Un grand moment de solidarité nationale

A la suite d’une épidémie en Chine d’un virus un peu bizarre, des citoyens français sont rapatriés en France, dans le sud, près de la base militaire d’Istres sur laquelle ils ont atterri. Ils doivent passer quinze jours en « quarantaine » avant d’être relâchés dans la nature ou soignés le cas échéant. Evidemment Mme. Michu, habitant le village où doit se dérouler la quarantaine, vitupère contre ce « scandale sanitaire » et demande que les français rapatriés de Chine soient installés… ailleurs que près de chez elle.

Depuis déjà quelques jours M. et Mme. Michu exprimaient leur rejet de tout ce qui ressemble à un « chinois » à force d’insultes sur les réseaux dits sociaux ou dans la rue comme le rapportent nombre de journaux sérieux. Heureusement la famille Michu reste minoritaire dans la République mais elle ne manque décidemment pas une occasion de manifester sa totale beaufitude, hélas.

Discussion avec un chauffeur de taxi

Dans les encombrements parisiens un chauffeur de taxi peste contre la terre entière.

– Le chauffeur : depuis « qu’ils » ont mis un feu rouge au milieu de la transversale du pont de la Concorde c’est du grand n’importe quoi ! Et puis pour m’acheter ma voiture « ils » ont nanti mon appartement et les salaires de mes parents. Mon appartement d’ailleurs qui valait 700 000 euros a baissé à 400 000 depuis à cause de Delanoé qui a construit le tramway. Pour remplacer mon véhicule complètement amorti je vais acheter une voiture électrique puisque c’est la mode et que Hidalgo est écolo, ça compensera la baisse de valeur de ma licence à cause des VTC et bla-bla-bla et bla-bla-bla…

– Le client : allez, si je comprends bien vous avez un patrimoine de 700 mille euros plus une licence de taxi, même si tout ceci a baissé et est nanti vous possédez quand même un montant d’actifs respectable, hauts les cœurs, tout n’est pas complètement perdu !

– Le Chauffeur : oui c’est vrai, on n’est pas les plus malheureux.

Nous sommes en France… donc tout va mal et un citoyen possédant un travail et plus de 500 mille euros de patrimoine râle !

Une nouvelle étape franchie dans l’abrutissement des masses

Coco – Charlie-Hebdo 2016

Les plateformes de films et séries en ligne proposent désormais le visionnage en vitesse accélérée, provoquant un peu d’émotion, au moins en France, de la part des créateurs d’œuvres cinématographique et vidéos. Cette vitesse accélérée est censée donner la possibilité aux spectateurs d’ingurgiter plus de marchandises dans le même temps.  
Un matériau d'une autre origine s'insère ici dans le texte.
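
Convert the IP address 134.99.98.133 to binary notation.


134 = 10000110
99 = 01100011
98 = 01100010
133 = 10000101
Binary: 10000110.01100011.01100010.10000101


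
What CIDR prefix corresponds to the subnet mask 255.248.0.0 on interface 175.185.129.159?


Binary: 11111111.11111000.00000000.00000000
Count leading 1s
Prefix: /13


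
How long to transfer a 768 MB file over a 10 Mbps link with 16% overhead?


Effective throughput = 10 * (1 - 16/100) = 8.4 Mbps
File size in Mb = 768 * 8 = 6144 Mb
Time = 6144 / 8.4
Time = 731.4286 seconds


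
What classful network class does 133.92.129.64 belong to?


First octet: 133
Binary: 10000101
10xxxxxx -> Class B (128-191)
Class B, default mask 255.255.0.0 (/16)


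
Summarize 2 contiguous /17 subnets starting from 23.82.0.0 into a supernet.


Original prefix: /17
Number of subnets: 2 = 2^1
New prefix = 17 - 1 = 16
Supernet: 23.82.0.0/16


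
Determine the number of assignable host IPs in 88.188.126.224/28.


Host bits = 32 - 28 = 4
Total addresses = 2^4 = 16
Usable = total - 2 (network and broadcast)
Usable hosts: 14


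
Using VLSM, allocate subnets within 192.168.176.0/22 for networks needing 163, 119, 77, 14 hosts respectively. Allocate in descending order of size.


163 hosts -> /24 (254 usable): 192.168.176.0/24
119 hosts -> /25 (126 usable): 192.168.177.0/25
77 hosts -> /25 (126 usable): 192.168.177.128/25
14 hosts -> /28 (14 usable): 192.168.178.0/28
Allocation: 192.168.176.0/24 (163 hosts, 254 usable); 192.168.177.0/25 (119 hosts, 126 usable); 192.168.177.128/25 (77 hosts, 126 usable); 192.168.178.0/28 (14 hosts, 14 usable)


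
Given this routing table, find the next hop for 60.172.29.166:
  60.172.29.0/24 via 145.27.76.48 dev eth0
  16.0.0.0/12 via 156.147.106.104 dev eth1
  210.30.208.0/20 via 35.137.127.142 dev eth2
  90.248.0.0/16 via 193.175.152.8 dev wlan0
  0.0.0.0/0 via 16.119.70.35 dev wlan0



Longest prefix match for 60.172.29.166:
  /24 60.172.29.0: MATCH
  /12 16.0.0.0: no
  /20 210.30.208.0: no
  /16 90.248.0.0: no
  /0 0.0.0.0: MATCH
Selected: next-hop 145.27.76.48 via eth0 (matched /24)


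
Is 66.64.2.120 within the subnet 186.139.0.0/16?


Subnet network: 186.139.0.0
Test IP AND mask: 66.64.0.0
No, 66.64.2.120 is not in 186.139.0.0/16


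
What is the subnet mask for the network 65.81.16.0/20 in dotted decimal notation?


/20 means 20 network bits, 12 host bits
Binary: 11111111111111111111000000000000
Mask: 255.255.240.0


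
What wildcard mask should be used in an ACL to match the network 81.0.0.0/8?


Subnet mask: 255.0.0.0
Wildcard = 255.255.255.255 - subnet mask
255 - 255 = 0
255 - 0 = 255
255 - 0 = 255
255 - 0 = 255
Wildcard: 0.255.255.255


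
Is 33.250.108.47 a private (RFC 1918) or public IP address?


RFC 1918 private ranges:
  10.0.0.0/8 (10.0.0.0 - 10.255.255.255)
  172.16.0.0/12 (172.16.0.0 - 172.31.255.255)
  192.168.0.0/16 (192.168.0.0 - 192.168.255.255)
Public (not in any RFC 1918 range)


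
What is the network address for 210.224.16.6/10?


IP:   11010010.11100000.00010000.00000110
Mask: 11111111.11000000.00000000.00000000
AND operation:
Net:  11010010.11000000.00000000.00000000
Network: 210.192.0.0/10


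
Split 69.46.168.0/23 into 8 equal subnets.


New prefix = 23 + 3 = 26
Each subnet has 64 addresses
  69.46.168.0/26
  69.46.168.64/26
  69.46.168.128/26
  69.46.168.192/26
  69.46.169.0/26
  69.46.169.64/26
  69.46.169.128/26
  69.46.169.192/26
Subnets: 69.46.168.0/26, 69.46.168.64/26, 69.46.168.128/26, 69.46.168.192/26, 69.46.169.0/26, 69.46.169.64/26, 69.46.169.128/26, 69.46.169.192/26


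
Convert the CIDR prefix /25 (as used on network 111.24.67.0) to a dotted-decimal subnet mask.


/25 means 25 network bits, 7 host bits
Binary: 11111111111111111111111110000000
Mask: 255.255.255.128


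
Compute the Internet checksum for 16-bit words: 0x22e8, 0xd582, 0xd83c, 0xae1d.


Sum all words (with carry folding):
+ 0x22e8 = 0x22e8
+ 0xd582 = 0xf86a
+ 0xd83c = 0xd0a7
+ 0xae1d = 0x7ec5
One's complement: ~0x7ec5
Checksum = 0x813a


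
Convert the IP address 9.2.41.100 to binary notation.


9 = 00001001
2 = 00000010
41 = 00101001
100 = 01100100
Binary: 00001001.00000010.00101001.01100100


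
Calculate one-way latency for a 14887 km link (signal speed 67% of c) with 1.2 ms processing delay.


Speed = 0.67 * 3e5 km/s = 201000 km/s
Propagation delay = 14887 / 201000 = 0.0741 s = 74.0647 ms
Processing delay = 1.2 ms
Total one-way latency = 75.2647 ms


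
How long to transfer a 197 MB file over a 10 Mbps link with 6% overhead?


Effective throughput = 10 * (1 - 6/100) = 9.4 Mbps
File size in Mb = 197 * 8 = 1576 Mb
Time = 1576 / 9.4
Time = 167.6596 seconds


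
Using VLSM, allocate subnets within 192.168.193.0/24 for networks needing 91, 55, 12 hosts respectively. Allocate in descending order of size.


91 hosts -> /25 (126 usable): 192.168.193.0/25
55 hosts -> /26 (62 usable): 192.168.193.128/26
12 hosts -> /28 (14 usable): 192.168.193.192/28
Allocation: 192.168.193.0/25 (91 hosts, 126 usable); 192.168.193.128/26 (55 hosts, 62 usable); 192.168.193.192/28 (12 hosts, 14 usable)


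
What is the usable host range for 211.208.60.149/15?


Network: 211.208.0.0
Broadcast: 211.209.255.255
First usable = network + 1
Last usable = broadcast - 1
Range: 211.208.0.1 to 211.209.255.254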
On commence vraiment à toucher le fond… Non content d‘abrutir les spectateurs avec de la publicité envahissante et bêtifiante, ou avec le fouteballe à tous les étages, l’écosystème médiatique invente maintenant le gavage accéléré des consommateurs transformés en canards d’élevage. Tout ceci est un peu déprimant ! A force de vouloir augmenter la part de marché de la bêtise humaine, le capitalisme de l’information et du divertissement risque de le faire au détriment du segment de l’intelligence réduit à portion congrue. A moins que les deux segments ne se développent chacun au même rythme malgré les apparences.

C’est une vieille histoire… le chroniqueur qui, dans les années 70’ avait été standardiste dans une radio commerciale (Europe n°1 pour ne pas la citer) comme job d’étudiant, avait déjà été frappé à l’époque par la stratégie d’un tel média : la monétarisation de la bêtise humaine. Un marché prometteur…

Convergence ou coagulation

Riss – Charlie Hebdo 2018

Les râleurs continuent de râler, tout le monde réclame des sous, certains en obtiennent (que les autres vont devoir payer), les préavis de grève se multiplient. Rien ne va : les retraites, le pouvoir d’achat, le fonctionnement des hôpitaux, les prix agricoles, les impôts trop hauts, les dépenses trop faibles, les bourses étudiantes insuffisantes, etc.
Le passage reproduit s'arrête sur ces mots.